Their economic viability depends on the ongoing presence of
well-heeled foreign troops and so the good times are fast approaching an end.
When the Dutch withdrew, Australia purchased their infrastructure
at unspecified but substantial cost as part of a suite of measures to improve
force protection. That comprised 1,300 Drehtainer accommodation modules,
essentially armoured shipping containers which bolt together like Lego to form
multi-room work and accommodation units.
There’s a dining facility with kitchen capacity for
thousands of meals a day, the Aussie recreation block named “Poppies” in honour
of Trooper David “Poppy” Pearce, killed in an IED blast in 2007, as well as
gyms, ablutions, toilets and laundry facilities. There’s also 600 assorted
shipping containers in which all the kit arrived in Afghanistan.
By any measure, this is a stack of gear and the plan is to
take much of it home. Some half the Drehtainers will be handed over to the ANA
for use in TK and also at the new officer training academy in Kabul.
Defence hasn’t absolutely ruled out handing over some
vehicles and other military equipment but is working on the principle that it
doesn’t want to leave anything which could end up in the hands of insurgents or
be beyond the capacity of the ANA to operate and maintain.
Getting what’s left back to Australia poses a major
challenge. Much of it came in overland from Pakistan – expensive, requiring
facilitation payments all along the route, and perilous as insurgents found the
truck convoys to be large inviting targets.

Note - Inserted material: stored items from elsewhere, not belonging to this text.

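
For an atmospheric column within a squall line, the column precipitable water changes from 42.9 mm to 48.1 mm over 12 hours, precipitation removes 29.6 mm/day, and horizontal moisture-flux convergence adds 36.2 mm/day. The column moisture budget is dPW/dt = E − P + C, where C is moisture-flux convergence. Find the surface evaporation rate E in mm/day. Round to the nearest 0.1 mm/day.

E ≈ 3.8 mm/day

dPW/dt = (48.1 − 42.9) mm / (12/24 day) = +10.400 mm/day.
E = dPW/dt + P − C = (+10.400) + 29.6 − (36.2) = 3.8 mm/day.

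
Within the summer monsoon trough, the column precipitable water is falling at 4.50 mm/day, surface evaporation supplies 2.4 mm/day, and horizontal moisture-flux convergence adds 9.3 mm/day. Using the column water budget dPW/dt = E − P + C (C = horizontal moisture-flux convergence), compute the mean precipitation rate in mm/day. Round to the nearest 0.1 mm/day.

P ≈ 16.2 mm/day

dPW/dt = -4.50 mm/day.
P = E + C − dPW/dt = 2.4 + (9.3) − (-4.50) = 16.2 mm/day.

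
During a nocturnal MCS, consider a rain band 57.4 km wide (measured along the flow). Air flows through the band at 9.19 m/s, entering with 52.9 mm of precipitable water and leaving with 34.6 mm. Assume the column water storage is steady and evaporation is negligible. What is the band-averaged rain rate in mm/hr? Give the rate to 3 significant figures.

Column moisture flux per unit crosswind length is F = V × PW.
Inflow: F_in = 9.19 × 52.9 = 486.151 mm·m/s
Outflow: F_out = 9.19 × 34.6 = 317.974 mm·m/s
Steady-state rate R = (F_in − F_out)/L = (486.151 − 317.974) / 57400 m = 2.930e-03 mm/s.
R = 2.930e-03 × 3600 = 10.5 mm/hr.

R ≈ 10.5 mm/hr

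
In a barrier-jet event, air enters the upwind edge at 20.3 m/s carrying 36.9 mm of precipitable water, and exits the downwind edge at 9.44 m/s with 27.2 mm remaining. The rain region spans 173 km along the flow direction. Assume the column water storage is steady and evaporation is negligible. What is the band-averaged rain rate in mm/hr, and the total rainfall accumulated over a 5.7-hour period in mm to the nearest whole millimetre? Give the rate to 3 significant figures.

R ≈ 10.2 mm/hr; total ≈ 58 mm

Column moisture flux per unit crosswind length is F = V × PW.
Inflow: F_in = 20.3 × 36.9 = 749.07 mm·m/s
Outflow: F_out = 9.44 × 27.2 = 256.768 mm·m/s
Steady-state rate R = (F_in − F_out)/L = (749.07 − 256.768) / 173000 m = 2.846e-03 mm/s.
R = 2.846e-03 × 3600 = 10.2 mm/hr.
Over 5.7 h: total = 10.2 × 5.7 = 58.14 ≈ 58 mm.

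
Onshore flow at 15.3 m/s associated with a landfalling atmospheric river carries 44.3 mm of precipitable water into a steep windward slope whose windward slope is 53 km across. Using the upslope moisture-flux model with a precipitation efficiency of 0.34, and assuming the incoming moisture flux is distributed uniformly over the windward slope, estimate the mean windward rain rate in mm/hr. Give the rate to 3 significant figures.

Incoming column moisture flux per unit ridge length: F = V × PW = 15.3 × 44.3 = 677.79 mm·m/s.
Spread over the 53 km slope with efficiency ε = 0.34: R = ε·F/W = 0.34 × 677.79 / 53000 m = 4.348e-03 mm/s.
R = 4.348e-03 × 3600 = 15.7 mm/hr.

R ≈ 15.7 mm/hr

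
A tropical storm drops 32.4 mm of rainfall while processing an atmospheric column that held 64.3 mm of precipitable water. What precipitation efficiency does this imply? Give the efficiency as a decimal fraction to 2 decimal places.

ε ≈ 0.50

ε = rainfall / PW = 32.4 / 64.3 = 0.50.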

Pakistan closed down this route in
2011 in retaliation for the incident in which US aircraft mistakenly
obliterated a Pakistani border post, killing 24 of their soldiers.
It’s been reopened after the US made a suitably abject
apology. This is the only practical means of withdrawing bulky items such as
the Drehtainers, which can then be shipped from the port of Karachi.
For high value kit, there’s really only one way and that’s
by air. Already the RAAF has flown out the task force’s 16 ASLAVs and much else
and other stuff will follow. This is staggeringly expensive but there’s little
alternative.
TK will need some environmental remediation and the big
problem would seem to be the garbage dump. The base itself produces a
spectacular amount of waste which is burned, routinely shrouding the entire
facility in pestilential pong. This isn’t suburbia where recycling and
composting is encouraged and actually feasible.
The dining facilities contribute tonnes of waste every day,
with all meals served on disposable plates and eaten with throwaway utensils.
There really doesn’t seem to be any alternative – there’s just not that much
water to wash stuff up and the slightest lapse in hygiene would result in
sweeping epidemics.
With this much stuff to bring home, Australia faces one more
challenge with which it is quite familiar. That’s ensuring that returning
equipment harbours no foreign bugs, wildlife, seeds or weeds.
Not since Vietnam has defence had to bring home this much
gear and each item needs to be inspected and rigorously cleaned, all under the
close supervision of the Australian Quarantine and Inspection Service.